Marie Colomb / Thimotée Robart [Interview]

In Die Magnetischen (Kinostart: 28. Juli 2022) lernen wir Philippe (Thimotée Robart) kennen, der zusammen mit seinem Bruder Anfang der 80er einen kleinen Piratensender betreibt und sich dabei in dessen Freundin Marianne (Marie Colomb) verliebt. Richtig kompliziert wird es, als er zum Militär eingezogen wird und dort die Musik nutzen will, um seiner Angebeteten seine Gefühle zu zeigen. Wir haben bei der Deutschlandpremiere beim Filmfest München 2022 Thimotée und Marie getroffen und sie zu dem Film, den 1980ern und ihren eigenen Musikvorlieben befragt.

Was hat euch an Die Magnetischen gereizt? Warum wolltet ihr bei dem Film mitmachen?

Thimotée Robart: Weil ich Geld brauchte! Nein, im Ernst, ich mochte das Drehbuch einfach sehr gern. Die Musik. Die Beziehung der beiden Brüder. Der Film nimmt uns mit in die 1980er und erzählt eine ganz klassische Coming-of-Age-Geschichte, in der ich mich sofort wiederfinden konnte.

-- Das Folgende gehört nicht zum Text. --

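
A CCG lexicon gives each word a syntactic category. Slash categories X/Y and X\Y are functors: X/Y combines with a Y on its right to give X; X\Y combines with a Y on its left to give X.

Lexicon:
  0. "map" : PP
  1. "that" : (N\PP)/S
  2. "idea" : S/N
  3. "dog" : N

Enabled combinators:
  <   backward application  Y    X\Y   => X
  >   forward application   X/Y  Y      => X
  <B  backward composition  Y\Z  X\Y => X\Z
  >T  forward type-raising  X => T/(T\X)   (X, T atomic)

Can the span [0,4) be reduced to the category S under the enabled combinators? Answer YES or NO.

PP (N\PP)/S S/N N
CKY chart[0,4] = {N, N/(N\N), NP/(NP\N), PP/(PP\N), S/(S\N)}; S ∉ chart

NO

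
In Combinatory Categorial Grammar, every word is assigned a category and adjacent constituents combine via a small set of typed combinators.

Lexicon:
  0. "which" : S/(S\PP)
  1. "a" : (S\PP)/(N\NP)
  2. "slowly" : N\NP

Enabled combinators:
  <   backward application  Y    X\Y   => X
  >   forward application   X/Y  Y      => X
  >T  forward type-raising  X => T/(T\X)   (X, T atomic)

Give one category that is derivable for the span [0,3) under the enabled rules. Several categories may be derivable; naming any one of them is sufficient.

[0,3] S   >
  [0,1] "which" : S/(S\PP)
  [1,3] S\PP   >
    [1,2] "a" : (S\PP)/(N\NP)
    [2,3] "slowly" : N\NP

S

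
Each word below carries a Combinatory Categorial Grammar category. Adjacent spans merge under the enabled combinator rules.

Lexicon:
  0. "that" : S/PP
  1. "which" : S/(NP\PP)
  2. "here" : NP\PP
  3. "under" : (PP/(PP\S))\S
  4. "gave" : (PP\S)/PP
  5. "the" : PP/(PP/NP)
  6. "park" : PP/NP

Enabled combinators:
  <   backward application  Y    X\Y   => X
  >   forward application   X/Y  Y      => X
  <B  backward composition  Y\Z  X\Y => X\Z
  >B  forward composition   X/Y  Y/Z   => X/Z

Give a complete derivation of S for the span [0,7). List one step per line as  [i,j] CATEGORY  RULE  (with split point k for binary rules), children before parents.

[0,7] S   >
  [0,5] S/PP   >B
    [0,1] "that" : S/PP
    [1,5] PP/PP   >B
      [1,4] PP/(PP\S)   <
        [1,3] S   >
          [1,2] "which" : S/(NP\PP)
          [2,3] "here" : NP\PP
        [3,4] "under" : (PP/(PP\S))\S
      [4,5] "gave" : (PP\S)/PP
  [5,7] PP   >
    [5,6] "the" : PP/(PP/NP)
    [6,7] "park" : PP/NP

[0,1] S/PP  lex  "that"
[1,2] S/(NP\PP)  lex  "which"
[2,3] NP\PP  lex  "here"
[1,3] S  >  k=2
[3,4] (PP/(PP\S))\S  lex  "under"
[1,4] PP/(PP\S)  <  k=3
[4,5] (PP\S)/PP  lex  "gave"
[1,5] PP/PP  >B  k=4
[0,5] S/PP  >B  k=1
[5,6] PP/(PP/NP)  lex  "the"
[6,7] PP/NP  lex  "park"
[5,7] PP  >  k=6
[0,7] S  >  k=5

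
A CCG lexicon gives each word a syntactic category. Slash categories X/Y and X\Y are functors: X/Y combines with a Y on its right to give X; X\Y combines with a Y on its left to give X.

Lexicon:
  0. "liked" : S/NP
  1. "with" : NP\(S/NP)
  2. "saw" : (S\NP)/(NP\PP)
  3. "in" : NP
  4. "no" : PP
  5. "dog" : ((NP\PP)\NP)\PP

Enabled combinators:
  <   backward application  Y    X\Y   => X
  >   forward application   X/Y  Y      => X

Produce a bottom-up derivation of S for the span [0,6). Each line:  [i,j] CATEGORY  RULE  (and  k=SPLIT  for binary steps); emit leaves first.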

Marie Colomb: Für mich war es zunächst ein Casting wie jedes andere. Nachdem ich das Drehbuch gelesen habe, war ich aber sofort schockverliebt und habe alles dafür gegeben, um diese Rolle zu bekommen. Ich fand es so toll, mit wie viel Liebe diese Epoche beschrieben wurde, gerade auch weil der Regisseur Vincent Maël Cardona diese Zeit eigentlich nicht wirklich miterlebt hat. Ich mochte auch meine Figur, die so frei ist und die beiden Brüder liebt und dabei von niemandem verurteilt wird. Außerdem hat mir die Musik gut gefallen.

Thimotée Robart: Ich fand es auch schön, dass die Zeit damals nicht so verklärt wird, wie es bei anderen Filmen oft der Fall ist. Du hast da manchmal den Eindruck, dass damals alles besser war und sexyer. Vincent wollte die 80er zeigen, wie sie wirklich waren, und wie es war, in dieser Epoche wirklich zu leben, mit all den hässlichen Dingen.

Ihr selbst habt die frühen 80er natürlich auch nicht erlebt. Was glaubt ihr, wie war die Zeit damals?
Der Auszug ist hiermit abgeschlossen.